Essere stato con “Paesi alti” nella terzina finalista al Premio della montagna Cortina d’Ampezzo 2016 mi ha fatto molto piacere, anche perché mette insieme un po’ di fatti della mia storia familiare e dice qualcosa sull’origine delle storie che scrivo.
Per tutto il mondo Cortina è un luogo di ricchezza, celebrità, film, sport, vetrine, moda, vip, ma per me che ho sempre vissuto in Alpago (a 80 chilometri di distanza), Cortina è soprattutto un luogo che mi fa pensare a gente che ci va per lavorare.
Dalla metà del ‘900 i miei nonni (materno e paterno) hanno fatto i muratori nella Perla delle Dolomiti, così come mio padre con cui ho vissuto nelle baracche del cantiere edile negli anni ‘70. Mio fratello ha fatto il falegname e io stesso ho fatto l’imbianchino negli anni ’80.
Ma la tradizione dell’emigrazione verso Cortina è molto più antica:
“Perciò si parte dai poveri villaggi delle valli che stanno di qua, dai paesetti con le case nere che stanno appollaiate sui pendii magri, senza campi, senza terre; si parte, si valica, si può andare a Hoden a fare la stagione dei fieni”.
Così descrive Cortina, che lei chiama Hoden, a ridosso della Prima Guerra Mondiale, Giovanna Zangrandi, nome d’elezione dell’emiliana Alma Bevilacqua (1910-1988), autrice del romanzo “I Brusaz” che ha vinto il Premio Deledda nel 1954 e racconta la montagna del lavoro e della fatica, della natura indomita, delle bestie, delle falci, del fieno, della vita e della morte nelle valli. E racconta delle donne. Nelle pagine della Zangrandi non c’è la montagna avventurosa dell’arrampicata e nemmeno quella estetico-mistica che ti dà risposte sul senso della vita:
“Hoden stessa, al centro dell’abitato, è come una città, con i portici, ed i negozi, i caffè e gli empori, gli alberghi, che ormai si chiamano hotels e ci vengono gli inglesi, scalano montagne e fanno stramberie, scoprono chissà che.”
E poi c’è Ernest Hemingway che nel racconto “Fuori stagione” (nella raccolta del 1938 “I quarantanove racconti”) narra di Cortina in un giorno di pioggia, di un giovanotto americano, della moglie, di un buon torrente per pescare le trote e della loro guida, un povero vecchio cortinese dimesso e dedito all’alcol.
“I muratori che con le loro giacche impolverate lavoravano alle fondamenta del nuovo albergo alzarono gli occhi mentre passavano. Nessuno aprì bocca o fece loro un segno, tranne il mendicante del paese, vecchio e sparuto, con una barba impastata di saliva, che si tolse il cappello mentre passavano”.
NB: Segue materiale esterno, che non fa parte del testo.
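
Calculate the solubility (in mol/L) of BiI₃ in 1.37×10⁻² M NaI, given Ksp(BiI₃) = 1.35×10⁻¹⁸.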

Cortina è sempre Cortina, il torrente di Hemingway è il Boite che scende impetuoso e i muratori sono i miei nonni o mio padre. Mi piace pensare che possa essere così, che la narrativa, anche quella di montagna, sfiori la vita vera e parli ancora di chi lavora, vive, tribola, cade, si rialza. Dei segantini che affilano la falce con la cote, dei muratori impolverati, delle donne sole, degli ubriaconi che bevono marsala ed elemosinano qualche lira. La Zangrandi chiama Cortina Hoden e Hemingway non dice nel breve racconto “Fuori stagione” che la guida cortinese morirà suicida, però nelle loro storie c’è la verità che amo, quella di chi ha vissuto, visto e poi narrato.
E mi piace perfino credere che Cortina d’Ampezzo, Giovanna Zangrandi, i muratori, Hemingway, gli anni ’50 e Tonìn dei “Paesi alti” stiano tutti insieme, là sulla montagna di chi ci lavora e ci vive.
PREMIO CORTINA D'AMPEZZO 2016
Motivazione di accesso alla terzina Premio della montagna Cortina d'Ampezzo 2016 per "Paesi alti"
"Una storia di sentimenti ruvidi e forti raccontati in una scrittura la cui gergalità paesana si scioglie nella proprietà di una prosa limpida e vigorosa, per la qualità del racconto e di uno stile che ad esso regala un particolare risalto espressivo".
I finalisti del Premio, nella sezione narrativa italiana: Luciano Canfora, autore di “Tucidide” (Laterza) e Diego De Silva, autore di “Terapia di coppia per amanti” (Einaudi). Per il Premio della Montagna: Antonio G. Bortoluzzi, autore di “Paesi alti” (Ed. Biblioteca dell’Immagine) e Wally Dall’Asta, autrice di “L’amaro sapore del mallo” (Tabula Fati).
Vincitori: Paolo Maurensig con “Teoria delle ombre” (Adelphi) e Matteo Righetto con "Apri gli occhi" (TEA).